A: Vera Farmiga, David Thewlis, Asa Butterfield, Jack Scanlon, Amber Beattie, Rupert Friend, Cara Horgan, Richard Johnson, David Hayman, Sheila Hancock

Q: Is this movie worth the price of admission?

A: PhotobucketProceed with Caution. This is certainly a powerful movie-- how could it not be? It's about the Holocaust-- but it's not for those who need their conclusions tied up in a pretty pink ribbon.

Q: Will this movie make me laugh?

A: This movie is for very serious audiences, so don't laugh too loud, lest you offend someone.

Q: Will this movie make me cry?

A: It doesn't deliberately pull on your heart-strings and bang you over the head with emotions and music like a Hollywood movie would, but if you fill in the unspoken thoughts and feelings in your head, you might still cry, because it is pretty sad.
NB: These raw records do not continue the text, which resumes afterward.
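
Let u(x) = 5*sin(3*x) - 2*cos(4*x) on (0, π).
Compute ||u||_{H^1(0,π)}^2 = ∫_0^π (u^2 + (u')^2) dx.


||u||_{H^1(0,π)}^2 = 2040/7 + 159*π

u'(x) = 8*sin(4*x) + 15*cos(3*x).
Expand u² and (u')² and integrate term by term on (0, π), using: for integers n ≥ 1, ∫_0^π sin²(nx) dx = ∫_0^π cos²(nx) dx = π/2; for n ≠ n', ∫_0^π sin(nx)sin(n'x) dx = ∫_0^π cos(nx)cos(n'x) dx = 0; and by product-to-sum, ∫_0^π sin(nx)cos(n'x) dx = ½∫_0^π [sin((n+n')x) + sin((n−n')x)] dx, which is 0 when n+n' is even and 2n/(n²−n'²) when n+n' is odd (it need not vanish on (0, π)).
  u² squared terms: (-2)²·∫cos(4x)² dx = 4·π/2 = 2*π;  (5)²·∫sin(3x)² dx = 25·π/2 = 25*π/2.
  u² cross terms: 2·(-2)·(5)·∫cos(4x)·sin(3x) dx = -20·(-6/7) = 120/7.
  So ∫_0^π u² dx = 2*π + 25*π/2 + 120/7 = 120/7 + 29*π/2.
  (u')² squared terms: (8)²·∫sin(4x)² dx = 64·π/2 = 32*π;  (15)²·∫cos(3x)² dx = 225·π/2 = 225*π/2.
  (u')² cross terms: 2·(8)·(15)·∫sin(4x)·cos(3x) dx = 240·(8/7) = 1920/7.
  So ∫_0^π (u')² dx = 32*π + 225*π/2 + 1920/7 = 1920/7 + 289*π/2.
||u||_{H^1}^2 = (120/7 + 29*π/2) + (1920/7 + 289*π/2) = 2040/7 + 159*π.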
Q: Will this movie be up for any awards?

A: You have to admit the title is great! What a cute little way of describing a small child who is put in a prison camp to starve, perform hard labor, and die for no good reason.

Q: How is the Acting?

A: Vera Farmiga is in her usual top form, and looking more stunning than usual, I might add. And the little boys, Asa Butterfield and Jack Scanlon, take their time with the moments and dialogue, to really think about what they're saying, as if they weren't acting at all.

Q: How is the Directing?

A: The film is beautifully shot, as the tones of the lighting shift from warm to cold, following their move from their happy life in Berlin, to the countryside, where their neighbors are concentration camp prisoners, and their lives becomes increasingly more and more grim.

Q: How is the story/script?

A: The story is appropriately understated as it depicts how even the people closest to the top SS Commanders had virtually no idea how badly the Jews were being treated in the camps, and how they, too, could be adversely affected by the atrocities surrounding them.